Practical Visualization for Model Debugging

When building ML models, specific plots reveal problems:

import numpy as np
import matplotlib.pyplot as plt
from sklearn.model_selection import train_test_split
from sklearn.linear_model import LinearRegression

# Create sample regression problem
X = np.random.randn(200, 1)
y = 2 * X.squeeze() + np.random.randn(200) * 0.5

X_train, X_test, y_train, y_test = train_test_split(X, y, test_size=0.2)

model = LinearRegression()
model.fit(X_train, y_train)

y_pred_train = model.predict(X_train)
y_pred_test = model.predict(X_test)

# Prediction vs actual
fig, axes = plt.subplots(1, 2, figsize=(12, 4))

axes[0].scatter(y_train, y_pred_train, alpha=0.5, label='Train')
axes[0].scatter(y_test, y_pred_test, alpha=0.5, label='Test')
axes[0].plot([y.min(), y.max()], [y.min(), y.max()], 'k--', lw=2, label='Perfect')
axes[0].set_xlabel('Actual')
axes[0].set_ylabel('Predicted')
axes[0].legend()
axes[0].set_title('Predictions vs Actual')

# Residuals (errors)
residuals_train = y_train - y_pred_train
residuals_test = y_test - y_pred_test

axes[1].scatter(y_pred_train, residuals_train, alpha=0.5, label='Train')
axes[1].scatter(y_pred_test, residuals_test, alpha=0.5, label='Test')
axes[1].axhline(0, color='k', linestyle='--', lw=2)
axes[1].set_xlabel('Predicted')
axes[1].set_ylabel('Residuals')
axes[1].legend()
axes[1].set_title('Residual Plot (should be random)')

plt.tight_layout()
plt.show()

# Check for patterns in residuals (bias, heteroscedasticity)
print(f"Mean residual (train): {residuals_train.mean():.4f}")
print(f"Mean residual (test): {residuals_test.mean():.4f}")

Key Takeaway

Great visualizations aren’t about making pretty pictures—they’re about seeing your data clearly. Before you build your first model, spend time visualizing your data from every angle. This single habit will catch more bugs, suggest better features, and build your intuition for the problem than any other activity.

Practical Exercise

You have a dataset with customer transactions. Create a comprehensive visualization dashboard that:

  1. Shows the distribution of transaction amounts (histogram + box plot)
  2. Displays transaction volume over time (line plot with rolling average)
  3. Reveals patterns by customer segment (violin plot or box plot)
  4. Shows correlation between spending and customer age (scatter with regression line)
  5. Displays top product categories by revenue (bar chart)

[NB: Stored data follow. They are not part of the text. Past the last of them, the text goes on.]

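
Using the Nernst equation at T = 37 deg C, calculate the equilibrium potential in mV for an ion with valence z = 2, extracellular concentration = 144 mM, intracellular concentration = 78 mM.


E = (RT/(zF)) * ln(C_out/C_in)
T = 37 + 273.15 = 310.15 K
E = (8.314 * 310.15 / (2 * 96485)) * ln(144/78)
E = 8.193 mV


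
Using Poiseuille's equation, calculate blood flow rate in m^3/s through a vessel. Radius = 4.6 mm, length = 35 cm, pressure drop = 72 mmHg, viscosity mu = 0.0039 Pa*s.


Q = pi*r^4*dP / (8*mu*L)
r = 0.0046 m, L = 0.35 m
dP = 72 mmHg = 9599.184 Pa
Q = 0.001236 m^3/s


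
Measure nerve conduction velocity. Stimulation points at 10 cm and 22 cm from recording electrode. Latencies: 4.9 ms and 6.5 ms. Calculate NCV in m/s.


Distance = (22 - 10) / 100 = 0.12 m
dt = (6.5 - 4.9) / 1000 = 0.0016 s
NCV = dist / dt = 75 m/s


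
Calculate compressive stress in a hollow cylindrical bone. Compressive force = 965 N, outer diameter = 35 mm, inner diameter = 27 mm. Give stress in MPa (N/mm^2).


A = pi*(r_o^2 - r_i^2)
r_o = 17.5 mm, r_i = 13.5 mm
A = 389.557 mm^2
sigma = F/A = 965 / 389.557
sigma = 2.477 MPa


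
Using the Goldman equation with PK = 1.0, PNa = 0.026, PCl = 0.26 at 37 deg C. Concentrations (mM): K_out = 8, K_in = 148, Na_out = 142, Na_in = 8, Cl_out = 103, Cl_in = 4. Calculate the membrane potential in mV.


Vm = (RT/F)*ln((PK*Ko + PNa*Nao + PCl*Cli)/(PK*Ki + PNa*Nai + PCl*Clo))
Numer = 12.732, Denom = 174.988
Vm = -70.04 mV


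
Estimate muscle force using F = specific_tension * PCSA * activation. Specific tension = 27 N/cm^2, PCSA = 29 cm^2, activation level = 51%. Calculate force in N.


F = sigma * PCSA * activation
F = 27 * 29 * 0.51
F = 399.3 N


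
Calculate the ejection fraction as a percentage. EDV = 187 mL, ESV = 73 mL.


SV = EDV - ESV = 187 - 73 = 114 mL
EF = SV/EDV * 100 = 114/187 * 100
EF = 60.96%


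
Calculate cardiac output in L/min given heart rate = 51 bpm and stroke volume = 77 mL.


CO = HR * SV
CO = 51 * 77 / 1000
CO = 3.927 L/min


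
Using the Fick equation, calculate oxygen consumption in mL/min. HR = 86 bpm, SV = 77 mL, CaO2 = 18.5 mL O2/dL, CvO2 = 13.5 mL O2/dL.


CO = HR*SV = 86*77/1000 = 6.622 L/min
a-v O2 diff = 18.5 - 13.5 = 5 mL/dL
VO2 = CO * (CaO2-CvO2) * 10 dL/L
VO2 = 6.622 * 5 * 10
VO2 = 331.1 mL/min


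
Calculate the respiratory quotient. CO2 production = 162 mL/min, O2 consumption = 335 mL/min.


RQ = VCO2 / VO2
RQ = 162 / 335
RQ = 0.4836


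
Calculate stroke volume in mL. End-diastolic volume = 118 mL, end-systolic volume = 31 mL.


SV = EDV - ESV
SV = 118 - 31
SV = 87 mL


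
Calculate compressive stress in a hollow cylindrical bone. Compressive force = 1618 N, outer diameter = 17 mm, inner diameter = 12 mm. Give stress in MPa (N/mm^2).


A = pi*(r_o^2 - r_i^2)
r_o = 8.5 mm, r_i = 6 mm
A = 113.883 mm^2
sigma = F/A = 1618 / 113.883
sigma = 14.21 MPa


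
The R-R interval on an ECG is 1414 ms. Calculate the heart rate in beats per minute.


HR = 60 / RR_interval(s)
RR = 1414 ms = 1.414 s
HR = 60 / 1.414 = 42.43 bpm


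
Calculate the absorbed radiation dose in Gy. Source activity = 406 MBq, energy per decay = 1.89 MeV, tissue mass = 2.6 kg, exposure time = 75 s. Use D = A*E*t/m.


A = 406 MBq = 4.0600e+08 Bq
E = 1.89 MeV = 3.02778e-13 J
D = A*E*t/m = 4.0600e+08*3.02778e-13*75/2.6
D = 0.003546 Gy


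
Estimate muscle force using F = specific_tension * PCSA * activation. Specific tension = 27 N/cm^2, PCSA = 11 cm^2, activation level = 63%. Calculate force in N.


F = sigma * PCSA * activation
F = 27 * 11 * 0.63
F = 187.1 N


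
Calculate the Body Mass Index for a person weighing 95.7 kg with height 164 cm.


BMI = weight / height^2
height = 164 cm = 1.64 m
BMI = 95.7 / 1.64^2
BMI = 35.58 kg/m^2


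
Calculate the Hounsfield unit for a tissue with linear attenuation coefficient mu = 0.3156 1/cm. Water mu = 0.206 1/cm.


HU = ((mu_tissue - mu_water) / mu_water) * 1000
HU = ((0.3156 - 0.206) / 0.206) * 1000
HU = 532


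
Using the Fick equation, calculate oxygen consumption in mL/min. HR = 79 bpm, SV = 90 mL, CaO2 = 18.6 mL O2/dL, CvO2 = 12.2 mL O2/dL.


CO = HR*SV = 79*90/1000 = 7.11 L/min
a-v O2 diff = 18.6 - 12.2 = 6.4 mL/dL
VO2 = CO * (CaO2-CvO2) * 10 dL/L
VO2 = 7.11 * 6.4 * 10
VO2 = 455 mL/min


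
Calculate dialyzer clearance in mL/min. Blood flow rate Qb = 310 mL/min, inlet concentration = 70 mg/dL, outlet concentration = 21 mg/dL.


K = Qb * (Cb_in - Cb_out) / Cb_in
K = 310 * (70 - 21) / 70
K = 217 mL/min


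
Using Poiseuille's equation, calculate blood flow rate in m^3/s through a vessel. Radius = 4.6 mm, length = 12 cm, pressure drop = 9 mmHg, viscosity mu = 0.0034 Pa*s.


Q = pi*r^4*dP / (8*mu*L)
r = 0.0046 m, L = 0.12 m
dP = 9 mmHg = 1199.898 Pa
Q = 5.1710e-04 m^3/s


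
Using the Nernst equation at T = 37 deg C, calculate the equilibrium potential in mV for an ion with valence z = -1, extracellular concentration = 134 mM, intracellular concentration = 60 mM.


E = (RT/(zF)) * ln(C_out/C_in)
T = 37 + 273.15 = 310.15 K
E = (8.314 * 310.15 / (-1 * 96485)) * ln(134/60)
E = -21.47 mV


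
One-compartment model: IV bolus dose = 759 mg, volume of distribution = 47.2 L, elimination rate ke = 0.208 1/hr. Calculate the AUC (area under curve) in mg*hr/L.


C0 = Dose/Vd = 759/47.2 = 16.0805 mg/L
AUC = C0/ke = 16.0805/0.208
AUC = 77.31 mg*hr/L


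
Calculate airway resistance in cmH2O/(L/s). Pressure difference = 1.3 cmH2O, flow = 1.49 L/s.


R = dP / flow
R = 1.3 / 1.49
R = 0.8725 cmH2O/(L/s)


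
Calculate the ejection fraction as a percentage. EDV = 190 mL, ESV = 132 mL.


SV = EDV - ESV = 190 - 132 = 58 mL
EF = SV/EDV * 100 = 58/190 * 100
EF = 30.53%


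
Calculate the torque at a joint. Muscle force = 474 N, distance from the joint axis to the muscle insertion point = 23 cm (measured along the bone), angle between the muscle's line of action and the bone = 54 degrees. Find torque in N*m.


Torque = F * d * sin(theta)   (moment arm = d*sin(theta))
d = 23 cm = 0.23 m
Torque = 474 * 0.23 * sin(54)
Torque = 88.2 N*m


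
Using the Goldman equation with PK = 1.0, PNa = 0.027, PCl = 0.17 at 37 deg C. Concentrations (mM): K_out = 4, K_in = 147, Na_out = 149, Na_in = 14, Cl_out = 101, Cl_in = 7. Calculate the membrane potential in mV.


Vm = (RT/F)*ln((PK*Ko + PNa*Nao + PCl*Cli)/(PK*Ki + PNa*Nai + PCl*Clo))
Numer = 9.213, Denom = 164.548
Vm = -77.04 mV


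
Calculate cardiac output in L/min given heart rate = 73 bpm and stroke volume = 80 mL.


CO = HR * SV
CO = 73 * 80 / 1000
CO = 5.84 L/min


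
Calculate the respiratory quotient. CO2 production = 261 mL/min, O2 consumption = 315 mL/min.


RQ = VCO2 / VO2
RQ = 261 / 315
RQ = 0.8286


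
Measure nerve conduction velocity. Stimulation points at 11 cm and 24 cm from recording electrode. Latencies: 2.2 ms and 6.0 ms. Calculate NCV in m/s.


Distance = (24 - 11) / 100 = 0.13 m
dt = (6.0 - 2.2) / 1000 = 0.0038 s
NCV = dist / dt = 34.21 m/s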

Create a function that generates this 5-subplot dashboard:

import pandas as pd
import numpy as np
import matplotlib.pyplot as plt
import seaborn as sns

def visualize_transaction_dashboard(df):
    """
    Create a 2x3 dashboard visualizing transaction data.

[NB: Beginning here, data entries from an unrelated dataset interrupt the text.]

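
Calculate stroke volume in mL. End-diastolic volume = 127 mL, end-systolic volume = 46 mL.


SV = EDV - ESV
SV = 127 - 46
SV = 81 mL


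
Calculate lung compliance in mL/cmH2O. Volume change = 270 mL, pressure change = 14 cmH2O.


C = dV / dP
C = 270 / 14
C = 19.29 mL/cmH2O


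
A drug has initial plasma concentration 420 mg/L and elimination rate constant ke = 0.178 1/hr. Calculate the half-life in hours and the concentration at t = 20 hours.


t_half = ln(2) / ke = 0.693147 / 0.178 = 3.894 hr
C(t) = C0 * exp(-ke*t) = 420 * exp(-0.178*20)
C(20) = 11.94 mg/L


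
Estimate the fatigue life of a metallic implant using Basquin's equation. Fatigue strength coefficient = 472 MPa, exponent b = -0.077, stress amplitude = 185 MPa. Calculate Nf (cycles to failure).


sigma_a = sigma_f' * (2Nf)^b
2Nf = (sigma_a/sigma_f')^(1/b)
2Nf = (185/472)^(1/-0.077)
2Nf = 191747.97
Nf = 9.587e+04


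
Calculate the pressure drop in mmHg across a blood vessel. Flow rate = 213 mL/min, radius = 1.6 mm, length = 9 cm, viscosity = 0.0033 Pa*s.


dP = 8*mu*L*Q / (pi*r^4)
Q = 213 mL/min = 3.55e-06 m^3/s
dP = 409.68 Pa = 409.68 / 133.322 mmHg = 3.073 mmHg


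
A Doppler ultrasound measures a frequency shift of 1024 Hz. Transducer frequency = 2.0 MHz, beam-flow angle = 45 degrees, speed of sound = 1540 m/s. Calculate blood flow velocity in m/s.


v = fd * c / (2 * f0 * cos(theta))
v = 1024 * 1540 / (2 * 2.0000e+06 * cos(45))
v = 0.5575 m/s


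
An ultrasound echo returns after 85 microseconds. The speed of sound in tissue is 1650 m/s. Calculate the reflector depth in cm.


depth = c * t / 2
t = 85 us = 8.5000e-05 s
depth = 1650 * 8.5000e-05 / 2
depth = 0.070125 m = 7.0125 cm


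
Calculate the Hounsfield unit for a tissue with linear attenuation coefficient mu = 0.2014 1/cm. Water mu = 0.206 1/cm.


HU = ((mu_tissue - mu_water) / mu_water) * 1000
HU = ((0.2014 - 0.206) / 0.206) * 1000
HU = -22.33


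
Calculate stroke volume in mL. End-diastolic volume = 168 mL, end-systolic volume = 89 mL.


SV = EDV - ESV
SV = 168 - 89
SV = 79 mL


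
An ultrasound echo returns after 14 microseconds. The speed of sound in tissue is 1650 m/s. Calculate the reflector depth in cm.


depth = c * t / 2
t = 14 us = 1.4000e-05 s
depth = 1650 * 1.4000e-05 / 2
depth = 0.01155 m = 1.155 cm


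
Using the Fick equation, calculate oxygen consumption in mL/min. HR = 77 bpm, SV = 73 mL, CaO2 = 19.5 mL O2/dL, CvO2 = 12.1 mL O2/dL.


CO = HR*SV = 77*73/1000 = 5.621 L/min
a-v O2 diff = 19.5 - 12.1 = 7.4 mL/dL
VO2 = CO * (CaO2-CvO2) * 10 dL/L
VO2 = 5.621 * 7.4 * 10
VO2 = 416 mL/min


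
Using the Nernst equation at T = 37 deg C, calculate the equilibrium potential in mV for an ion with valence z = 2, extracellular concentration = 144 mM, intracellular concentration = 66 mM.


E = (RT/(zF)) * ln(C_out/C_in)
T = 37 + 273.15 = 310.15 K
E = (8.314 * 310.15 / (2 * 96485)) * ln(144/66)
E = 10.42 mV


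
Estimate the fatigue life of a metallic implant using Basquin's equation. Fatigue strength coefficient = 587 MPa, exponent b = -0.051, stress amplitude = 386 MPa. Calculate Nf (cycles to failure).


sigma_a = sigma_f' * (2Nf)^b
2Nf = (sigma_a/sigma_f')^(1/b)
2Nf = (386/587)^(1/-0.051)
2Nf = 3712.1324
Nf = 1856


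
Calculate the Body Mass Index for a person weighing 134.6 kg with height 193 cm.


BMI = weight / height^2
height = 193 cm = 1.93 m
BMI = 134.6 / 1.93^2
BMI = 36.14 kg/m^2


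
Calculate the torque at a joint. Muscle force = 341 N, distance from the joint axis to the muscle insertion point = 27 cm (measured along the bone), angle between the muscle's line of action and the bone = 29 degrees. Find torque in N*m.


Torque = F * d * sin(theta)   (moment arm = d*sin(theta))
d = 27 cm = 0.27 m
Torque = 341 * 0.27 * sin(29)
Torque = 44.64 N*m


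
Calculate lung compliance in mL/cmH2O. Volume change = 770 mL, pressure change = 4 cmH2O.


C = dV / dP
C = 770 / 4
C = 192.5 mL/cmH2O


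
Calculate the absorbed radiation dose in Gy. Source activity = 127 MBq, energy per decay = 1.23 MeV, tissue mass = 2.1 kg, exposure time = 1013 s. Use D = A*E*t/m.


A = 127 MBq = 1.2700e+08 Bq
E = 1.23 MeV = 1.97046e-13 J
D = A*E*t/m = 1.2700e+08*1.97046e-13*1013/2.1
D = 0.01207 Gy


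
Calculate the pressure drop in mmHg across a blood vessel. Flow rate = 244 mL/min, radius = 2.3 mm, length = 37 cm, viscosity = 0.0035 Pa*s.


dP = 8*mu*L*Q / (pi*r^4)
Q = 244 mL/min = 4.06667e-06 m^3/s
dP = 479.223 Pa = 479.223 / 133.322 mmHg = 3.594 mmHg


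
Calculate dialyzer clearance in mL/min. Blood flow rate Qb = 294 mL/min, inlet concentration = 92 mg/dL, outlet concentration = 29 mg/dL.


K = Qb * (Cb_in - Cb_out) / Cb_in
K = 294 * (92 - 29) / 92
K = 201.3 mL/min


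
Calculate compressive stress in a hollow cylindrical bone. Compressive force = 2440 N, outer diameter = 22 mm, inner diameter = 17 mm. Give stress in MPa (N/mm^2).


A = pi*(r_o^2 - r_i^2)
r_o = 11 mm, r_i = 8.5 mm
A = 153.153 mm^2
sigma = F/A = 2440 / 153.153
sigma = 15.93 MPa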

    df should contain columns:
    - transaction_amount: Amount of transaction
    - transaction_date: Date of transaction
    - customer_segment: Customer category
    - customer_age: Customer age
    - product_category: Product category
    """
    fig, axes = plt.subplots(2, 3, figsize=(16, 10))

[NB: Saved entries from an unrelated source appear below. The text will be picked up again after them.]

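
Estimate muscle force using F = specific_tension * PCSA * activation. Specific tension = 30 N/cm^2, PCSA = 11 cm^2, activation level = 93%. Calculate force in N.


F = sigma * PCSA * activation
F = 30 * 11 * 0.93
F = 306.9 N


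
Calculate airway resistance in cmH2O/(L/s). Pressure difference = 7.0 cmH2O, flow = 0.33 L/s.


R = dP / flow
R = 7.0 / 0.33
R = 21.21 cmH2O/(L/s)


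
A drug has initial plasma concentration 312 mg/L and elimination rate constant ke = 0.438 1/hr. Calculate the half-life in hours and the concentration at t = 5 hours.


t_half = ln(2) / ke = 0.693147 / 0.438 = 1.583 hr
C(t) = C0 * exp(-ke*t) = 312 * exp(-0.438*5)
C(5) = 34.92 mg/L


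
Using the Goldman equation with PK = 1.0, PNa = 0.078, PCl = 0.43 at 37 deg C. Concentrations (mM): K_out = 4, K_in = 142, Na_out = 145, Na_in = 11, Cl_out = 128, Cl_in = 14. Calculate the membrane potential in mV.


Vm = (RT/F)*ln((PK*Ko + PNa*Nao + PCl*Cli)/(PK*Ki + PNa*Nai + PCl*Clo))
Numer = 21.33, Denom = 197.898
Vm = -59.53 mV


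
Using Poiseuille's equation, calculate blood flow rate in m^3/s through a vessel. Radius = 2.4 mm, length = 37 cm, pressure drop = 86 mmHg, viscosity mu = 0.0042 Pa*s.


Q = pi*r^4*dP / (8*mu*L)
r = 0.0024 m, L = 0.37 m
dP = 86 mmHg = 11465.692 Pa
Q = 9.6129e-05 m^3/s


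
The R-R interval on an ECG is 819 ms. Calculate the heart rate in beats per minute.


HR = 60 / RR_interval(s)
RR = 819 ms = 0.819 s
HR = 60 / 0.819 = 73.26 bpm


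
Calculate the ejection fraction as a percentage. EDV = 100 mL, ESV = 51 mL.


SV = EDV - ESV = 100 - 51 = 49 mL
EF = SV/EDV * 100 = 49/100 * 100
EF = 49%


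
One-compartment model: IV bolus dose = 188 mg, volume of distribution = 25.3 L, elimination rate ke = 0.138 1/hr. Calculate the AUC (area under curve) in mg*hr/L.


C0 = Dose/Vd = 188/25.3 = 7.43083 mg/L
AUC = C0/ke = 7.43083/0.138
AUC = 53.85 mg*hr/L


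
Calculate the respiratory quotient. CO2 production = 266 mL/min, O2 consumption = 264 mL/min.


RQ = VCO2 / VO2
RQ = 266 / 264
RQ = 1.008


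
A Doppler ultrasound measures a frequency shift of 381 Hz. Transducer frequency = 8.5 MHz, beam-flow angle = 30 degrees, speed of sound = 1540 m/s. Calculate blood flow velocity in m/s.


v = fd * c / (2 * f0 * cos(theta))
v = 381 * 1540 / (2 * 8.5000e+06 * cos(30))
v = 0.03985 m/s


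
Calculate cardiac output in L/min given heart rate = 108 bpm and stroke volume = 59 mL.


CO = HR * SV
CO = 108 * 59 / 1000
CO = 6.372 L/min


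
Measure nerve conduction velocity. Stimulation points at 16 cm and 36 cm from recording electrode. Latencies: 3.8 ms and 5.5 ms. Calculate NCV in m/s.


Distance = (36 - 16) / 100 = 0.2 m
dt = (5.5 - 3.8) / 1000 = 0.0017 s
NCV = dist / dt = 117.6 m/s


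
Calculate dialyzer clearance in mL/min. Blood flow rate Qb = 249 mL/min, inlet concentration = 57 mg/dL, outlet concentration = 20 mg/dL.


K = Qb * (Cb_in - Cb_out) / Cb_in
K = 249 * (57 - 20) / 57
K = 161.6 mL/min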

    # Your implementation here
    # 1. axes[0, 0]: Distribution of transaction amounts
    # 2. axes[0, 1]: Transaction volume over time
    # 3. axes[0, 2]: Spending by customer segment
    # 4. axes[1, 0]: Age vs spending relationship
    # 5. axes[1, 1]: Top product categories
    # 6. axes[1, 2]: Your choice of insight

    plt.tight_layout()
    return fig

# Test with sample data
dates = pd.date_range('2023-01-01', periods=1000, freq='D')
df = pd.DataFrame({
    'transaction_date': np.random.choice(dates, 500),
    'transaction_amount': np.random.exponential(50, 500) + 10,
    'customer_segment': np.random.choice(['Premium', 'Standard', 'Budget'], 500),
    'customer_age': np.random.randint(18, 80, 500),
    'product_category': np.random.choice(['Electronics', 'Clothing', 'Home', 'Sports'], 500)
})

fig = visualize_transaction_dashboard(df)
plt.show()

Focus on clear, informative visualizations that would actually help a business stakeholder understand the data.